Very good question. Our system had no slippage detection/correction. (read on...)

Quote:

This would occur when your robot would be pushed (while wheels were locked) or sliding down the ramp (for example).

It was more of a problem on the ice (HDPE) and performing turns on the ramp.

Like Mike said in a previous post, we didn't need a whole lot of precision. If we wanted to ram a stack (whether freestanding or the group on the ramp), we just had to make sure that the stack ended up in front of our robot.

Our wheel slippage (in normal situations) was
* minimal on the carpet in normal situations
* slight climbing the ramp
* measurable on the ice (HDPE)
* negligable descending the ramp

Therefore, we didn't design programs that spent significant time on the ice. Our double-hit program (hit the left side of the stack, come back, hit the right side of the stack) consistently cleared a good portion of the bins, but was slightly inconsistent due to the slippage on the ramp.

In situations where we came head-to-head with another robot, there was a good chance that we deflected during the collision and recorrected our heading to squeeze past and continue on. If is was the type of collision that stopped us dead in our tracks, that was a different story. Luckilly, those types happened on the ice which allowed our wheels to slip and not burn motors.

Quote:

I'd immagine that such 'small' inaccuracies could addup to more then +/- 1-inch by the end of the match.

You are correct in saying that the inaccuracies would add up, but after the 15 seconds were up, the knowing our position wasn't extremely important. Had it been, we would have probably considered determining the slippage and corrected.

Re: What to do with autonomous

Quote:

Originally Posted by IrisLab

Did you use a PID algorithm to get to a waypoint? It seesm like this would take care of overshoot.

Just curious.

When you boil our algorithm down to its lowest level, it was actually quite simple: point the wheels toward the target and drive. We had a bunch of other nice features like the ability to change the robot's orientation or keep a specific orientation as the robot moved, different speeds for each leg of the path, different waypoint sizes so we could drive by quickly & not worry about hitting the point exactly, and the ability to independently move our wings at each waypoint.

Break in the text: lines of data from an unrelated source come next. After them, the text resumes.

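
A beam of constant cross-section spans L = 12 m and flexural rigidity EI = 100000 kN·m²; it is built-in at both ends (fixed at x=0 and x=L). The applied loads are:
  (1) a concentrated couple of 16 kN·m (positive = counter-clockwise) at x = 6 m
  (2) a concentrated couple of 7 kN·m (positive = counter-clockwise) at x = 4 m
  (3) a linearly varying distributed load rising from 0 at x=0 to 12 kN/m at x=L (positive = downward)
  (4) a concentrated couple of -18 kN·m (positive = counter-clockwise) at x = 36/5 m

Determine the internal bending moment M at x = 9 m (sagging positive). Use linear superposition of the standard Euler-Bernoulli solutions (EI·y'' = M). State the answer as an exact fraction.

Load 1 — applied couple M₀=16 kN·m at a=6 m (b=L-a=6):
  M_1 = R_Ax - M_A - M₀  [x>a] with R_A=2, M_A=4 = 2·9 - 4 - 16 = -2 kN·m
Load 2 — applied couple M₀=7 kN·m at a=4 m (b=L-a=8):
  M_2 = R_Ax - M_A - M₀  [x>a] with R_A=7/9, M_A=0 = (7/9)·9 - 0 - 7 = 0 kN·m
Load 3 — triangular load w₀=12 kN/m (0→w₀ over full span):
  M_3 = 3w₀Lx/20 - w₀L²/30 - w₀x³/(6L) = 3·12·12·9/20 - 12·12²/30 - 12·9³/(6·12) = 153/10 kN·m
Load 4 — applied couple M₀=-18 kN·m at a=36/5 m (b=L-a=24/5):
  M_4 = R_Ax - M_A - M₀  [x>a] with R_A=-54/25, M_A=-144/25 = (-54/25)·9 - (-144/25) - (-18) = 108/25 kN·m
Superposition: M = Σ M_i = 881/50 kN·m ≈ 17.620000 kN·m

M(9) = 881/50 kN·m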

But the basis of the algorithm was knowing our current position (from our custom circuit) and the position of our next point, then using some trig to get the angle to the target. After we got the target angle we figured out what angle we needed to turn our wheels to by subtracting or adding the target angle and our robot's angle relative to the field (also from the CC). This calculation ws done each time we executed our main loop, which turned out to be 3-4x slower than the 26ms IFI loop.

The theory was simple, but getting it to work consistently with the tools IFI gave us was difficult. And keeping all the PBASIC code readable & understandable was a big challenge.

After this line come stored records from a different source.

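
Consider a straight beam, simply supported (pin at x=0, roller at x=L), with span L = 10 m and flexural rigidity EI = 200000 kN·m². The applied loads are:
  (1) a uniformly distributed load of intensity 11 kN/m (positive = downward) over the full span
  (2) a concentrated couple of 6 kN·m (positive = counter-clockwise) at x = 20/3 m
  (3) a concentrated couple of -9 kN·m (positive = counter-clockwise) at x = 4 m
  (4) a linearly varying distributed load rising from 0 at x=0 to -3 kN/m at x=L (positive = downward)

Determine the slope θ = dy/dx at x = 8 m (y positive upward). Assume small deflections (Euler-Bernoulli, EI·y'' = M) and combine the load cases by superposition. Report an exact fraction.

θ(8) = 2423/1500000 rad

Load 1 — uniform load w=11 kN/m over full span:
  θ_1 = -w(L³-6Lx²+4x³)/(24EI) = -11·(10³-6·10·8²+4·8³)/(24·200000) = 363/200000 rad
Load 2 — applied couple M₀=6 kN·m at a=20/3 m (b=L-a=10/3):
  θ_2 = (M₀x²/(2L)-M₀(x-a)+C₁)/EI  [x>a] with C₁=M₀(3b²-L²)/(6L)=-20/3 = (6·8²/(2·10)-6·(8-(20/3))+(-20/3))/200000 = 17/750000 rad
Load 3 — applied couple M₀=-9 kN·m at a=4 m (b=L-a=6):
  θ_3 = (M₀x²/(2L)-M₀(x-a)+C₁)/EI  [x>a] with C₁=M₀(3b²-L²)/(6L)=-6/5 = ((-9)·8²/(2·10)-(-9)·(8-4)+(-6/5))/200000 = 3/100000 rad
Load 4 — triangular load w₀=-3 kN/m (0→w₀ over full span):
  θ_4 = -w₀(7L⁴-30L²x²+15x⁴)/(360LEI) = -(-3)·(7·10⁴-30·10²·8²+15·8⁴)/(360·10·200000) = -757/3000000 rad
Superposition: θ = Σ θ_i = 2423/1500000 rad ≈ 0.001615 rad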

Re: What to do with autonomous

Quote:

Originally Posted by RoboCoder

Since the line is much less "Curvy" this year, line following could be optimized to go faster than last year. HOWEVER, I would strongly recommend against that if possible. In many applications, not just FIRST I have tried line following and have not been satisfied with the results. Most of the time it is either too slow or loses the line too easily. Granted, there are applications where line following IS a very viable option, but I'm pretty sure that this is not one of them, especially since FIRST gives you the sensors and code to use the IR beacons, especially since they seem determined to make sure they are fully utilized in the future. So, of course, ultimately it is up to the individual teams, but personally, if you ask me, then it is not your best option.

I made some tests following the line, actualy, many of them. The best results came out using six sensors! Use them in V, and put them as far as you can from the robot's rotation center, keeping a distance of 6'-7' between the center sensors, so the robot can go with two or three corrections only. In 30 times we got there everytime between 7 and 8 seconds, never loosing the line. The limit is your drive system!